A Turing machine operates serially on a fixed set of instructions. A human brain operates in parallel on inputs that are constantly changing. The underlying mechanism is completely different. The human brain is far, far more than a mere computation device.

Efforts to reproduce a human brain in a computer are currently at the level of a cargo cult: we're simulating the mechanical operations, without a deep understanding of the underlying processes which are just as important. I'm not saying we won't get better at it, but so far we're nowhere near producing a brain in a computer.

Any Turing complete computational device is computationally equivalent to any other, irrespective of whether it carries out the computation serially or in parallel or on a fixed set of instructions or an infinite set.

Unless you can demonstrate that the human brain can compute a function - any function - that exceeds the Turing computable, there is no evidence to even suggest it is possible for a brain not to be computationally equivalent to a computer.

  • I'm not saying it's impossible. I'm saying it's highly improbable to ever come close to fruition, since if you want to be completely accurate in your computations, you'd have to model the physical effects of every single atom in the brain and how they affect each other, in realtime (physically, chemically, electrically, etc.). Not only would that be computationally expensive, but you'd also need to know the complete set of rules for doing so, which includes how things interact at the quantum level.

    • Unless there is unknown physics going on, we have the existence proof for the possibility of a compact computational device capable of accurately replicating the thought patterns of a human in the form of every single human brain.

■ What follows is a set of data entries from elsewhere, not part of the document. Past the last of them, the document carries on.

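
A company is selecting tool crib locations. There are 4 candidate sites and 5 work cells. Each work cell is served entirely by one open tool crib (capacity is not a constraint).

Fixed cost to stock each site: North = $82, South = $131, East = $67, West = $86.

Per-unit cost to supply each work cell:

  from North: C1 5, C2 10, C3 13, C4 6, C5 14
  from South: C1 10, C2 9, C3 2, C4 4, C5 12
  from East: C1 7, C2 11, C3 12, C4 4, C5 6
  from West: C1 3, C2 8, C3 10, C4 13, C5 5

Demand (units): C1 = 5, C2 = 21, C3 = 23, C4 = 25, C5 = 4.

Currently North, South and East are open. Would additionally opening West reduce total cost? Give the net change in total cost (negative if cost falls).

No — net change +51 (cost rises by 51).

Current service cost with {North, South, East}: 384.
Adding West: each work cell re-picks its cheapest; new service cost 349, saving 35.
Extra fixed cost: 86. Net change = 86 − 35 = 51.
(Totals: 664 → 715.)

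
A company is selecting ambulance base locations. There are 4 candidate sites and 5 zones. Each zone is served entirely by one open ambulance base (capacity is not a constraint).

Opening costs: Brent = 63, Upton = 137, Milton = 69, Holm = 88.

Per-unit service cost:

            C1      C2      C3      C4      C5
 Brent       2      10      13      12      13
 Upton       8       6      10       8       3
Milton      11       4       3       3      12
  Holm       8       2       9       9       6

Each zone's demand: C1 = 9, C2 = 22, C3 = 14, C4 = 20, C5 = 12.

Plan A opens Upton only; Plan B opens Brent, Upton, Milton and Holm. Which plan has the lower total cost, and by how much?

Plan A: {Upton}: C1→Upton 8·9=72, C2→Upton 6·22=132, C3→Upton 10·14=140, C4→Upton 8·20=160, C5→Upton 3·12=36. Service 540; fixed 137; total 677.
Plan B: {Brent, Upton, Milton, Holm}: C1→Brent 2·9=18, C2→Holm 2·22=44, C3→Milton 3·14=42, C4→Milton 3·20=60, C5→Upton 3·12=36. Service 200; fixed 357; total 557.
Difference: |677 − 557| = 120.

Plan B is cheaper by 120.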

That, to me, makes it highly improbably that we won't be able to replicate it at some point, not least because we know that human brains remain functional even with significant variations even with substantial amounts of damage.

      So while it might well be we will need new architectures - maybe both software and hardware, it seems highly unlikely we won't be able to.

      There's also as of yet no basis for presuming we need to be "complete accurate" or need to model the physical effects with much precision. If anything, what we've seen consistently over decades of AI research is that we've gotten far better results by ditching the idea that we need to know and model how brains work, and instead statistically modelling outputs.